Two particles P and Q describe Simple Harmonic Motion (SHM) of same amplitude (a) and frequency (v) along the same straight line. The maximum distance between the two particles is $ \sqrt { 2 }a $ . The initial phase difference between the particles is:
$ A.Zero $
$ B.\dfrac{\pi }{2} $
$ C.\dfrac{\pi }{6} $
$ D.\dfrac{\pi }{3} $

Answer 1

Hint: Use the basic formula of Simple harmonic motion for a particle along an axis and use the same formula for the second particle. We don’t have to add phase angle to both the particles, since we only need to find the phase difference. Adding phase angle to either one is just enough as the phase difference will turn out to be that phase angle itself. Remember the trigonometric formulations for these kinds of questions as they play key roles in solving.

Complete step-by-step answer:
Let’s consider the 2 particles P and Q are executing SHM along the X axis. To further ease the problem we will consider only one of the particles to contain an additional phase angle while the other particle’s wave equation will not consider any phase angle.
SHM of P is $ {{x}_{1}}=a\sin \omega t $ and SHM of Q is $ {{x}_{2}}=a\sin (\omega t+\phi ) $ .
Here $ \omega =2\pi v $ .
The maximum distance between the 2 particles (d) is $ d=({ x }_{ 2 }-{ x }_{ 1 }) $ and $ d=\sqrt { 2 }a $ .
Therefore, \[\sqrt{2}a=[a\sin (\omega t+\phi )-asin(\omega t)]\]
 $ \sqrt{2}a=a[\sin (\omega t+\phi )-sin(\omega t)] $
Using the formula of $ \sin { C } -\sin { D } =2[\cos { (\dfrac { C+D }{ 2 } ) } \sin { (\dfrac { C-D }{ 2 } ) } ] $ ,
 $ \sqrt{2}=2[\cos (\dfrac{2\omega t+\phi }{2})\sin \dfrac{\phi }{2}] $
For maximum distance, we should have $ \cos (\dfrac{2\omega t+\phi }{2})=1 $ . This is necessary as “+1” is the maximum possible value of any cos angle.
Therefore, $ 1=\sqrt { 2 } [1\times \sin { \dfrac { \phi }{ 2 } } ] $
 $ \dfrac { 1 }{ \sqrt { 2 } } =\sin { \dfrac { \phi }{ 2 } } $
 $ \dfrac { 1 }{ \sqrt { 2 } } =\sin { \dfrac { (2n+1)\pi }{ 4 } } $ for n= any whole number.
We have been asked in the question to find the initial phase difference. Hence, we will take the smallest possible value of n. Therefore, n=0.
 $ \sin { \dfrac { \pi }{ 4 } =\sin { \dfrac { \phi }{ 2 } } } $
 $ \dfrac { \pi }{ 4 } =\dfrac { \phi }{ 2 } $
Therefore, $ \dfrac { \pi }{ 2 } =\phi $ .

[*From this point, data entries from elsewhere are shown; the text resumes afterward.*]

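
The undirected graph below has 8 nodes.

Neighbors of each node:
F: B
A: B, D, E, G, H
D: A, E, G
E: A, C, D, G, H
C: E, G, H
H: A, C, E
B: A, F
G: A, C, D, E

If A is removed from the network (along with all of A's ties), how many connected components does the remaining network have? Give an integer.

2

Without A, the remaining ties split the others into: {C, D, E, G, H}; {B, F}.
That's 2 separate components.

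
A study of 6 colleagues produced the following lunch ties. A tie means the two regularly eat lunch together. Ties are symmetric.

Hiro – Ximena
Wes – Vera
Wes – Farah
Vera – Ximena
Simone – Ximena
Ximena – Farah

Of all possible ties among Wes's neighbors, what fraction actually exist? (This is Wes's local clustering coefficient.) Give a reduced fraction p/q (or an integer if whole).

Wes's neighbors: Farah and Vera (k = 2).
Possible neighbor pairs: C(2,2) = 1. Edges among them: none → e = 0.
Clustering(Wes) = 0/1.

0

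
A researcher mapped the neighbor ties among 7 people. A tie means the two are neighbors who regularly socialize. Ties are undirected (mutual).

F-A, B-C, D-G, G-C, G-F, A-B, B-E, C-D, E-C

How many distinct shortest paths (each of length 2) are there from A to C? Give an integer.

The shortest distance is 2, and the only length-2 path is A–B–C. So there is exactly 1 shortest path.

1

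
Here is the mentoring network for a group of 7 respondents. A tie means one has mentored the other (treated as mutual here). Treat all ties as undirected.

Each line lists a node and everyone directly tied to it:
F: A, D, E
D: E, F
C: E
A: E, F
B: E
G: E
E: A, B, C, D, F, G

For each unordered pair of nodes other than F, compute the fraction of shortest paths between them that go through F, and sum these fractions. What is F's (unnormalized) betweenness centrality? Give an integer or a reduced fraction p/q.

1/2

Pairs whose geodesics pass through F — D–A: 1/2.
All other pairs contribute 0.
Summing the contributions gives betweenness(F) = 1/2.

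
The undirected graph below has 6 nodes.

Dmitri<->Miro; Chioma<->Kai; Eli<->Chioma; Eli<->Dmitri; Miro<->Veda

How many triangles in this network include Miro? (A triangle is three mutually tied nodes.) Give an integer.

0

Miro's neighbors are Dmitri and Veda, but none of them are tied to each other, so no triangle contains Miro.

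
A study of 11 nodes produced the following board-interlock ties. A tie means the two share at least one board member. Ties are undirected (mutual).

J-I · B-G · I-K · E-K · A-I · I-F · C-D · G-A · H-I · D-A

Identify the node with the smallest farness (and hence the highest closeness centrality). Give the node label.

Farness (sum of distances to all others) for each node — A:18, B:34, C:34, D:25, E:33, F:26, G:25, H:26, I:17, J:26, K:24.
The smallest farness is 17, for I, so I has the highest closeness.

I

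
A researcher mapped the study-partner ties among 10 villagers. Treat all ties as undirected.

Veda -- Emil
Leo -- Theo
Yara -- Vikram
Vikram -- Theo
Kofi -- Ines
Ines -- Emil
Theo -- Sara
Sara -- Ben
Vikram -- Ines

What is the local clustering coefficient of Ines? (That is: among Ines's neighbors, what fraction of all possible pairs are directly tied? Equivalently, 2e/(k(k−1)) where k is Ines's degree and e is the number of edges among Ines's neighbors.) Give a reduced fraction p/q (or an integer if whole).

0

Ines's neighbors: Emil, Kofi, and Vikram (k = 3).
Possible neighbor pairs: C(3,2) = 3. Edges among them: none → e = 0.
Clustering(Ines) = 0/3 = 0.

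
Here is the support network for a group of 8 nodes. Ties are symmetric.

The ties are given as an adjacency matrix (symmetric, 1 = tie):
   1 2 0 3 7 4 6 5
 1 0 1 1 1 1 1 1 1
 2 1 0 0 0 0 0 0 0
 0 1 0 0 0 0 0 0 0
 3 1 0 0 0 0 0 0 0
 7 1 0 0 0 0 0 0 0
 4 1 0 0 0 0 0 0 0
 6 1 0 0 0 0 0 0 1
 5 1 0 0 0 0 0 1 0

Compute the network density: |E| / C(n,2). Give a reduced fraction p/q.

There are 8 edges and 8 nodes, so the maximum possible is C(8,2) = 28.
Density = 8/28 = 2/7.

2/7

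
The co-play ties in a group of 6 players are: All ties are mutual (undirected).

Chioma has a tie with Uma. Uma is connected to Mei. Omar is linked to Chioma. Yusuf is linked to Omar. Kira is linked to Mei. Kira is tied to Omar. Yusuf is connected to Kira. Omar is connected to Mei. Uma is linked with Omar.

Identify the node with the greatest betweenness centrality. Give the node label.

Unnormalized betweenness of each node: Chioma:0, Kira:1/2, Mei:1/2, Omar:9/2, Uma:1/2, Yusuf:0.
Omar has the largest value, 9/2, making it the main broker — the node through which the most shortest paths run.

Omar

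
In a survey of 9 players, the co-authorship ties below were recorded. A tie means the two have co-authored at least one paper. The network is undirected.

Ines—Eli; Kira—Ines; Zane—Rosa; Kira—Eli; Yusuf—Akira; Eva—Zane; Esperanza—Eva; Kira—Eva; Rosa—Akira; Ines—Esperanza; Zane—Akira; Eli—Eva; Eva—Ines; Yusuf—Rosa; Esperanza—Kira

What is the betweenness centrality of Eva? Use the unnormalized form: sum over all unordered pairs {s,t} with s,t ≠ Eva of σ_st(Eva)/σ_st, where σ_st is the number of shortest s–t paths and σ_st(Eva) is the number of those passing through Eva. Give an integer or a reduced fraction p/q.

49/3

Pairs whose geodesics pass through Eva — Ines–Akira: 1; Ines–Zane: 1; Ines–Yusuf: 2/2; Ines–Rosa: 1; Eli–Esperanza: 1/3; Eli–Akira: 1; Eli–Zane: 1; Eli–Yusuf: 2/2; Eli–Rosa: 1; Esperanza–Akira: 1; Esperanza–Zane: 1; Esperanza–Yusuf: 2/2; Esperanza–Rosa: 1; Kira–Akira: 1 … (+3 more pairs).
All other pairs contribute 0.
Summing the contributions gives betweenness(Eva) = 49/3.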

Note: It’s important to remember here, that the SHM happens along the same direction.
Here, since we are trying to find the value of phase difference, we’ve considered the value of $ \cos (\dfrac{2\omega t+\phi }{2})=1 $ , as the numerator will always equate to $ \pi $ for maximum displacement between the particles condition.